Here is a picture of a 1200 amp main service disconnect. I had to shut down the service to add a subservice. During the scheduled shutdown I had everything ready to go when I tried to shut off the disconnect. Everyone can attest to how hard it is sometimes to throw the handle on large disconnects,but this was hard. I tried once, twice, even had someone help me. I then opened the disconnect door only to have my heart stop when I saw this.
The 500's were run up the side of the handle right through the mechanism attached to the handle. The cables were actually preventing the handle from going down. I thank my lucky stars I stopped and looked before providing the force needed to go through the insulation. The funny thing was they left the entire side of the disconnect free of cables. I think they were short on the one phase.
Thanks. I've often looked at the listed systems used by places like Bermuda, the Bahamas and so on where they use 120V for small appliances and wondered whether they follow standard American practice in their distribution, color codes, circuit arrangements, etc.
If you have any more info on how things differ in the islands, perhaps it would make an interesting thread? (Subtle hint... )
Re: Scared the %^$& out of me!#113490 06/16/0204:28 PM06/16/0204:28 PM
Pauluk: Some info on Bahamas. They adopt a 120/208 480/277 style. They predominently use the Canadian Electrical code with some little qwirks of their own. It is a 60 hz system delivered by 2 huge diesel generators located in Nassau. Power outages are not uncommon but all major resorts have an extensive backup systems. Aside from the British phasing system of the utility they use Black,Red,Blue and Brown,Orange,Yellow.(yes Black,Red,Blue..weird huh?) Maintence is very important there. The Salt air eats and corrodes EVERYTHING! I wonder if Florida is the same way. PVC is very popular. Skill level of local electricians is...uh..SCARY.

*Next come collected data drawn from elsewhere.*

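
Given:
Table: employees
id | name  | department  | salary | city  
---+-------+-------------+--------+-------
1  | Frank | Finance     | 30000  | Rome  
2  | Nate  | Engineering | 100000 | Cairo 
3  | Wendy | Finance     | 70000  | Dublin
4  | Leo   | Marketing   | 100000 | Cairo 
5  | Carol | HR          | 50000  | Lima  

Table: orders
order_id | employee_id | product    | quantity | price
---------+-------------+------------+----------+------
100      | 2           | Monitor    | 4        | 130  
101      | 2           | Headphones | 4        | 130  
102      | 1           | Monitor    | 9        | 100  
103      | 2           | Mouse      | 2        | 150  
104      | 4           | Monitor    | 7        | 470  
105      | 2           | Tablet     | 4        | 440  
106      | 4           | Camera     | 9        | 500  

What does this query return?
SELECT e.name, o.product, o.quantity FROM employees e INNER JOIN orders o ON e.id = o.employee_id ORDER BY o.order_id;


Joining employees.id = orders.employee_id:
  employee Nate (id=2) -> order Monitor
  employee Nate (id=2) -> order Headphones
  employee Frank (id=1) -> order Monitor
  employee Nate (id=2) -> order Mouse
  employee Leo (id=4) -> order Monitor
  employee Nate (id=2) -> order Tablet
  employee Leo (id=4) -> order Camera


7 rows:
Nate, Monitor, 4
Nate, Headphones, 4
Frank, Monitor, 9
Nate, Mouse, 2
Leo, Monitor, 7
Nate, Tablet, 4
Leo, Camera, 9


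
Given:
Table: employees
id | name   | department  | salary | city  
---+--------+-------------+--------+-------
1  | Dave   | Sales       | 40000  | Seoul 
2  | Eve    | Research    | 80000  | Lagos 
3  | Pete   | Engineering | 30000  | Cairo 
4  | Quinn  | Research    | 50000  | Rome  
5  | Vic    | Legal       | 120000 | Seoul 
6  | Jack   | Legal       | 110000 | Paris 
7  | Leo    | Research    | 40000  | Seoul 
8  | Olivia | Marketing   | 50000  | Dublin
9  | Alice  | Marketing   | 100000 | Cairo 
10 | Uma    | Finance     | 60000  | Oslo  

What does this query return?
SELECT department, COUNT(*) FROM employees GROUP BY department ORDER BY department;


Assigning each row to its department group:
  Dave -> Sales
  Eve -> Research
  Pete -> Engineering
  Quinn -> Research
  Vic -> Legal
  Jack -> Legal
  Leo -> Research
  Olivia -> Marketing
  Alice -> Marketing
  Uma -> Finance


6 groups:
Engineering, 1
Finance, 1
Legal, 2
Marketing, 2
Research, 3
Sales, 1


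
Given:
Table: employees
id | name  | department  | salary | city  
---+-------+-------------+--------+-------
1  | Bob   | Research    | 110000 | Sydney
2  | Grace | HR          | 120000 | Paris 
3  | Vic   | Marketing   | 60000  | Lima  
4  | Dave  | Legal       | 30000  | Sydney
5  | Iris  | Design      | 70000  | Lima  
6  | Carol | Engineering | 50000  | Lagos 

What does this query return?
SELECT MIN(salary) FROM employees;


Salaries: 110000, 120000, 60000, 30000, 70000, 50000
MIN = 30000

30000


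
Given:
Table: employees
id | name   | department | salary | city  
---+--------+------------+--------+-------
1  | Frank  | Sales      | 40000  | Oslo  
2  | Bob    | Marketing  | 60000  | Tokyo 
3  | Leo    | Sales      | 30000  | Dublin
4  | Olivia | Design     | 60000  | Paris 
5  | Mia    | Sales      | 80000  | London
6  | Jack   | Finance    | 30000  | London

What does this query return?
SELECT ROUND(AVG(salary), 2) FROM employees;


SUM(salary) = 300000
COUNT = 6
ROUND(AVG, 2) = ROUND(300000 / 6, 2) = 50000.0

50000.0


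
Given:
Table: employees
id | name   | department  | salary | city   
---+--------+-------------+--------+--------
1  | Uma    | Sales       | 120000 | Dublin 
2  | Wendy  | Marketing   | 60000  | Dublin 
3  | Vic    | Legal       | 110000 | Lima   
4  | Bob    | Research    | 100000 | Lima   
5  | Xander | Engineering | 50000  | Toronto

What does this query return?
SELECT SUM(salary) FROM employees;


SUM(salary) = 120000 + 60000 + 110000 + 100000 + 50000 = 440000

440000


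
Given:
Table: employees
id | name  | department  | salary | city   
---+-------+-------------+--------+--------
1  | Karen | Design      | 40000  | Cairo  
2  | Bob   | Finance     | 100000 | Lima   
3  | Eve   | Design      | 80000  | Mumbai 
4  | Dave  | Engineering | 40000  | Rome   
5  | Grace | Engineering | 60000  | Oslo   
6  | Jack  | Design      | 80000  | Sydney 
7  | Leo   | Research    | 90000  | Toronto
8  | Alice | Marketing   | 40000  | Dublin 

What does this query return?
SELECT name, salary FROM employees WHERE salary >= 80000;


Filtering: salary >= 80000
Matching: 4 rows

4 rows:
Bob, 100000
Eve, 80000
Jack, 80000
Leo, 90000


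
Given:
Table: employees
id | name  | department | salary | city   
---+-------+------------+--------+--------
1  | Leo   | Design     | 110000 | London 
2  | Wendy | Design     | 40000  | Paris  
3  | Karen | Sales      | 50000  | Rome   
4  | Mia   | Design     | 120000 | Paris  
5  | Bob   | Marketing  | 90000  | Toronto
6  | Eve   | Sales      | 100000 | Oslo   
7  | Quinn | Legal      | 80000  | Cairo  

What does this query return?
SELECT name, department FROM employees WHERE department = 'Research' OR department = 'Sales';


Filtering: department = 'Research' OR 'Sales'
Matching: 2 rows

2 rows:
Karen, Sales
Eve, Sales


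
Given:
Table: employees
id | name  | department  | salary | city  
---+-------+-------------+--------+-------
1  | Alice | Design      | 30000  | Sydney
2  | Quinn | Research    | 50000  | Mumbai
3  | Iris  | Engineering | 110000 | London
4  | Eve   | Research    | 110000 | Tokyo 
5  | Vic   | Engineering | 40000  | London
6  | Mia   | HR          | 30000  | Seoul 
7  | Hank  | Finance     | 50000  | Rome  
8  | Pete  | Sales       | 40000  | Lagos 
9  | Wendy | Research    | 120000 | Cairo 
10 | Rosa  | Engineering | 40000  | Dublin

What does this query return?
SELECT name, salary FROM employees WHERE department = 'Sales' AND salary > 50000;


Filtering: department = 'Sales' AND salary > 50000
Matching: 0 rows

Empty result set (0 rows)


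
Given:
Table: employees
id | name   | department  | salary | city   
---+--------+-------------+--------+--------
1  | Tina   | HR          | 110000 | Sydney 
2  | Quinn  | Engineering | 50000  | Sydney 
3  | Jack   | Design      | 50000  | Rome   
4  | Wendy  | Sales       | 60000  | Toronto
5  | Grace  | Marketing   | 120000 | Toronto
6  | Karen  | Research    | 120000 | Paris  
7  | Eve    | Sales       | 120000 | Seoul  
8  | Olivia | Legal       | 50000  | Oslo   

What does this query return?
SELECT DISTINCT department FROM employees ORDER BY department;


All 'department' values (row order): HR, Engineering, Design, Sales, Marketing, Research, Sales, Legal
Removing duplicates leaves 7 unique value(s).

7 values:
Design
Engineering
HR
Legal
Marketing
Research
Sales


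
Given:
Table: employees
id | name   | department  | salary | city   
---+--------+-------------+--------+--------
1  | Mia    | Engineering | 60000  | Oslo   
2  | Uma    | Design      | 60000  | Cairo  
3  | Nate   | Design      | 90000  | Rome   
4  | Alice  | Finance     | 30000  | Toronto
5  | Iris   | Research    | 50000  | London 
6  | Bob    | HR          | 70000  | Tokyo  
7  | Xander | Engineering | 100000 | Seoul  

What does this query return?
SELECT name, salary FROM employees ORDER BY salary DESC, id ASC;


Sorting by salary DESC, then id ASC for ties

7 rows:
Xander, 100000
Nate, 90000
Bob, 70000
Mia, 60000
Uma, 60000
Iris, 50000
Alice, 30000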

Re: Scared the %^$& out of me!#113491 06/17/0205:34 AM06/17/0205:34 AM
I'm on the English coast, and we have a similar problem with the salty atmosphere, although without the humidity. (And the temperatures are much lower, too .)
If the utility uses British phase colors, do they stick with American white/gray neutral, or do they use the British black for neutral? If the latter, I reckon it could get rather confusing where it changes to the other system!
Re: Scared the %^$& out of me!#113492 06/17/0211:24 PM06/17/0211:24 PM
Although it won't help pinched insulation, above 600V, using one, two and three white bands is fairly unambiguous. Had an unbelievably cheap outfit that used 1-2-0 bands alternated with 0-1-2 bands. Two different foremen had a tiff and wouldn't talk to each other. It took ~6 months for the plant electricians to figure out what had happened. Rolled phases don’t work too well on double-ended unit substations.
Re: Scared the %^$& out of me!#113493 09/12/0210:44 PM09/12/0210:44 PM
Getting back to the original question: Does it seem to you that little or no attention is given by manufacturers as to where the wires will go? Isn't it almost routine to find neutral and ground bard buried under the hot wires? So many disconnects that are capable of taking 100 amp fuses are not able to handle #2 wire.